Haïti : la reconstruction par la formation

Publié le 29/10/2012
Haïti
Haïti : la reconstruction par la formation
 

Le soleil se lève à peine quand le premier ouvrier passe le portail du chantier-école de Grand-Goâve, petite commune rurale à l’ouest du pays. Ce matin, la plupart des ouvriers s’affairent à poser les derniers éléments de la charpente d’un futur atelier de travail, où sera entreposé le matériel de la fondation. « Faire cet atelier, pour moi c’est un rêve », raconte Henri-Claude, 32 ans, devenu chef de chantier quelques mois après avoir débuté sa formation. « J’ai beaucoup appris ici, et maintenant c’est moi qui forme des jeunes à être des professionnels. C’est une grande fierté », explique l’ancien « petit charpentier menuisier », comme il se qualifie lui-même. L’élève devenu maître a – littéralement – troqué son t-shirt siglé « graine de champion » pour un t-shirt « champion ». Le principe de l’ascension matérialisée par le t-shirt, « ça donne envie aux gars de devenir meilleurs », estime Henri-Claude.

Le site sur lequel les ouvriers s’activent était en friche il y a encore un an. « Partir de zéro dans un pays brisé est très complexe », raconte Hervé Manaud, à l’origine de la fondation Rustic Superior. Débarqué en Haïti en 2010, dans l’urgence de l’après-séisme, ce Breton de 37 ans a décidé de s’investir sur le long terme. Objectif : former des professionnels du bâtiment à travers des chantiers-écoles. Avec son comparse Adrien Gomez, 31 ans, il monte une fondation de droit haïtien, Rustic Superior. Drôle de nom, qui résume pourtant bien la philosophie du projet : proposer des constructions à la fois simples et exigeantes. À la manœuvre, des jeunes de cette zone rurale durement touchée par le séisme, à qui la porte est ouverte à la seule condition « d’avoir le désir d’avancer », dixit Hervé. Le principe est simple : ici, on apprend en faisant. Avec l’appui d’Adrien, le coordinateur technique, les élèves apprennent peu à peu les rudiments du métier. Les plus méritants passeront chefs de chantier et transmettront à leur tour leur savoir-faire. Cerise sur le gâteau, ils sont non seulement formés, mais aussi rémunérés – ce qui n’est pas courant dans ce pays parmi les plus pauvres du monde.

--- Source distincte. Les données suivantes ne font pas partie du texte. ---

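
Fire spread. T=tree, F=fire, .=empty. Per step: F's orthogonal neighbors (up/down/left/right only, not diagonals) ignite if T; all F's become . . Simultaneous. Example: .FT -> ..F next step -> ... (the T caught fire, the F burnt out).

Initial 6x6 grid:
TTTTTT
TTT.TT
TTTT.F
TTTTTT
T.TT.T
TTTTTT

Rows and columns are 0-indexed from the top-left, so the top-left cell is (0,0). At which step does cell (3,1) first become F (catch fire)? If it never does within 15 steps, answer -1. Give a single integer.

Step 1: cell (3,1)='T' (+2 fires, +1 burnt)
Step 2: cell (3,1)='T' (+4 fires, +2 burnt)
Step 3: cell (3,1)='T' (+3 fires, +4 burnt)
Step 4: cell (3,1)='T' (+5 fires, +3 burnt)
Step 5: cell (3,1)='F' (+5 fires, +5 burnt)
  -> target ignites at step 5
Step 6: cell (3,1)='.' (+5 fires, +5 burnt)
Step 7: cell (3,1)='.' (+5 fires, +5 burnt)
Step 8: cell (3,1)='.' (+2 fires, +5 burnt)
Step 9: cell (3,1)='.' (+0 fires, +2 burnt)
  fire out at step 9

5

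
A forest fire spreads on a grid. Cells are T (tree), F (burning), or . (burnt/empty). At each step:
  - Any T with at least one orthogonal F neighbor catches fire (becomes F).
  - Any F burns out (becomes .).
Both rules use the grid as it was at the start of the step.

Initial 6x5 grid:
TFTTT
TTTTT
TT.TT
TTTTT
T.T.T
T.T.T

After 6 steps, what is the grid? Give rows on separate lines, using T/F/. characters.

Step 1: 3 trees catch fire, 1 burn out
  F.FTT
  TFTTT
  TT.TT
  TTTTT
  T.T.T
  T.T.T
Step 2: 4 trees catch fire, 3 burn out
  ...FT
  F.FTT
  TF.TT
  TTTTT
  T.T.T
  T.T.T
Step 3: 4 trees catch fire, 4 burn out
  ....F
  ...FT
  F..TT
  TFTTT
  T.T.T
  T.T.T
Step 4: 4 trees catch fire, 4 burn out
  .....
  ....F
  ...FT
  F.FTT
  T.T.T
  T.T.T
Step 5: 4 trees catch fire, 4 burn out
  .....
  .....
  ....F
  ...FT
  F.F.T
  T.T.T
Step 6: 3 trees catch fire, 4 burn out
  .....
  .....
  .....
  ....F
  ....T
  F.F.T

.....
.....
.....
....F
....T
F.F.T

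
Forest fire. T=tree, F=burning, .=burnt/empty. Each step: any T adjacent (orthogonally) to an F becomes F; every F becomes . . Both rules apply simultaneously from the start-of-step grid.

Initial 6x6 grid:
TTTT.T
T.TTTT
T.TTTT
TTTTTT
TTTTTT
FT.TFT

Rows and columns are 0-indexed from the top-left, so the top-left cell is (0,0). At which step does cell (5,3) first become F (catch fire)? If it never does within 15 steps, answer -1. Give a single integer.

Step 1: cell (5,3)='F' (+5 fires, +2 burnt)
  -> target ignites at step 1
Step 2: cell (5,3)='.' (+5 fires, +5 burnt)
Step 3: cell (5,3)='.' (+6 fires, +5 burnt)
Step 4: cell (5,3)='.' (+5 fires, +6 burnt)
Step 5: cell (5,3)='.' (+4 fires, +5 burnt)
Step 6: cell (5,3)='.' (+4 fires, +4 burnt)
Step 7: cell (5,3)='.' (+1 fires, +4 burnt)
Step 8: cell (5,3)='.' (+0 fires, +1 burnt)
  fire out at step 8

1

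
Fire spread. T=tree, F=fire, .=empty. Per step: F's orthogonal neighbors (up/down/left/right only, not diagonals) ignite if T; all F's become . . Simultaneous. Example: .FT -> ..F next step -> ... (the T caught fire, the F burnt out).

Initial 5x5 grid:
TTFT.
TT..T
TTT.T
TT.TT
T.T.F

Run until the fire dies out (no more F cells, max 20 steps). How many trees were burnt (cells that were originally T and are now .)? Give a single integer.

Step 1: +3 fires, +2 burnt (F count now 3)
Step 2: +4 fires, +3 burnt (F count now 4)
Step 3: +3 fires, +4 burnt (F count now 3)
Step 4: +3 fires, +3 burnt (F count now 3)
Step 5: +1 fires, +3 burnt (F count now 1)
Step 6: +1 fires, +1 burnt (F count now 1)
Step 7: +0 fires, +1 burnt (F count now 0)
Fire out after step 7
Initially T: 16, now '.': 24
Total burnt (originally-T cells now '.'): 15

Answer: 15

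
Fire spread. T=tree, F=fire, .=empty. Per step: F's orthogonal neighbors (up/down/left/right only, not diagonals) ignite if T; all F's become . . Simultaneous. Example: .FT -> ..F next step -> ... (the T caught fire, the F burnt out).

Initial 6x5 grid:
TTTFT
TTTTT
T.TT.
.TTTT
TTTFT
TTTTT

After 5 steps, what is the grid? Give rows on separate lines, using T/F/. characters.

Step 1: 7 trees catch fire, 2 burn out
  TTF.F
  TTTFT
  T.TT.
  .TTFT
  TTF.F
  TTTFT
Step 2: 9 trees catch fire, 7 burn out
  TF...
  TTF.F
  T.TF.
  .TF.F
  TF...
  TTF.F
Step 3: 6 trees catch fire, 9 burn out
  F....
  TF...
  T.F..
  .F...
  F....
  TF...
Step 4: 2 trees catch fire, 6 burn out
  .....
  F....
  T....
  .....
  .....
  F....
Step 5: 1 trees catch fire, 2 burn out
  .....
  .....
  F....
  .....
  .....
  .....

.....
.....
F....
.....
.....
.....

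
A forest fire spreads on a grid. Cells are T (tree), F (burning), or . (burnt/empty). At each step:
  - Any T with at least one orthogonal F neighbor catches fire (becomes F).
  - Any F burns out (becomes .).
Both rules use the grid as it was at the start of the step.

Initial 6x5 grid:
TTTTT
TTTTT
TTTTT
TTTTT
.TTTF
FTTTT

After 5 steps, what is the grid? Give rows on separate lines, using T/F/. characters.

Step 1: 4 trees catch fire, 2 burn out
  TTTTT
  TTTTT
  TTTTT
  TTTTF
  .TTF.
  .FTTF
Step 2: 6 trees catch fire, 4 burn out
  TTTTT
  TTTTT
  TTTTF
  TTTF.
  .FF..
  ..FF.
Step 3: 4 trees catch fire, 6 burn out
  TTTTT
  TTTTF
  TTTF.
  TFF..
  .....
  .....
Step 4: 5 trees catch fire, 4 burn out
  TTTTF
  TTTF.
  TFF..
  F....
  .....
  .....
Step 5: 4 trees catch fire, 5 burn out
  TTTF.
  TFF..
  F....
  .....
  .....
  .....

TTTF.
TFF..
F....
.....
.....
.....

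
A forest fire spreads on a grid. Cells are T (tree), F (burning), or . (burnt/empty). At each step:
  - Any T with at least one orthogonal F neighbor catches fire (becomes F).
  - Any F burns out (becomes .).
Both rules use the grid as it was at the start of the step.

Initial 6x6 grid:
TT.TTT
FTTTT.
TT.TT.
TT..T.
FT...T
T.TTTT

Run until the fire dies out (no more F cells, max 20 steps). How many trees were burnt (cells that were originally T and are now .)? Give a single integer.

Answer: 18

Derivation:
Step 1: +6 fires, +2 burnt (F count now 6)
Step 2: +4 fires, +6 burnt (F count now 4)
Step 3: +1 fires, +4 burnt (F count now 1)
Step 4: +3 fires, +1 burnt (F count now 3)
Step 5: +2 fires, +3 burnt (F count now 2)
Step 6: +2 fires, +2 burnt (F count now 2)
Step 7: +0 fires, +2 burnt (F count now 0)
Fire out after step 7
Initially T: 23, now '.': 31
Total burnt (originally-T cells now '.'): 18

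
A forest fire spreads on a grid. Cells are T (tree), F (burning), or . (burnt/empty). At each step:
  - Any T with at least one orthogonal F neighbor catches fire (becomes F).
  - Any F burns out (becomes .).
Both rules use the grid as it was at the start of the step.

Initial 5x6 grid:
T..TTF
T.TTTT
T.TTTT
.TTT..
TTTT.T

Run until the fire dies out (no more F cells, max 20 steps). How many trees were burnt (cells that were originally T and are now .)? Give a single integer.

Answer: 17

Derivation:
Step 1: +2 fires, +1 burnt (F count now 2)
Step 2: +3 fires, +2 burnt (F count now 3)
Step 3: +2 fires, +3 burnt (F count now 2)
Step 4: +2 fires, +2 burnt (F count now 2)
Step 5: +2 fires, +2 burnt (F count now 2)
Step 6: +2 fires, +2 burnt (F count now 2)
Step 7: +2 fires, +2 burnt (F count now 2)
Step 8: +1 fires, +2 burnt (F count now 1)
Step 9: +1 fires, +1 burnt (F count now 1)
Step 10: +0 fires, +1 burnt (F count now 0)
Fire out after step 10
Initially T: 21, now '.': 26
Total burnt (originally-T cells now '.'): 17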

Gérer un chantier de A à Z

Parmi les premières réalisations des jeunes ouvriers, des bungalows colorés, qui confèrent un air de vacances à ce vaste chantier-école de bord de mer. Conçus pour loger l’équipe dirigeante de Rustic Superior, ils sont simples, agréables, et surtout adaptés aux normes parasismiques et anticycloniques. « On fabrique des choses adaptées au contexte et duplicables, résume Hervé. À l’avenir, les gars pourront a minima se construire leur propre bungalow. » Loin de se contenter d’apprendre les bases, Rustic Superior vise l’excellence. « Le challenge, c’est de rendre les gens autonomes, en leur inculquant des valeurs entrepreneuriales, explique Adrien Gomez. On leur apprend à gérer un chantier de A à Z : faire les devis, gérer les stocks, payer les gens, tenir les délais… »

En un peu plus d’un an, Rustic Superior a formé une quarantaine de professionnels du bâtiment. Car au-delà de son propre chantier-école, la fondation envoie des ouvriers sur d’autres chantiers, à la faveur de prestations de services pour des organisations partenaires. C’est le cas à quelques dizaines de kilomètres de là, où formateurs et élèves mettent sur pied une réserve d’eau destinée à alimenter un projet agricole voisin. Des curieux s’arrêtent devant le chantier, qui prend forme peu à peu sous leurs yeux. « Les gens n’ont pas l’habitude de voir des choses réalisées en quatre semaines. Ici, c’est plutôt quatre mois… », explique Adrien. Une manière de montrer l’exemple, en espérant que cela donne envie à d’autres de se lancer. Hervé et Adrien, eux, assurent qu’ils ne quitteront le pays qu’une fois le projet viable, et le relais pris par les Haïtiens eux-mêmes. D’ici là, le modèle de Rustic Superior aura peut-être fait des petits.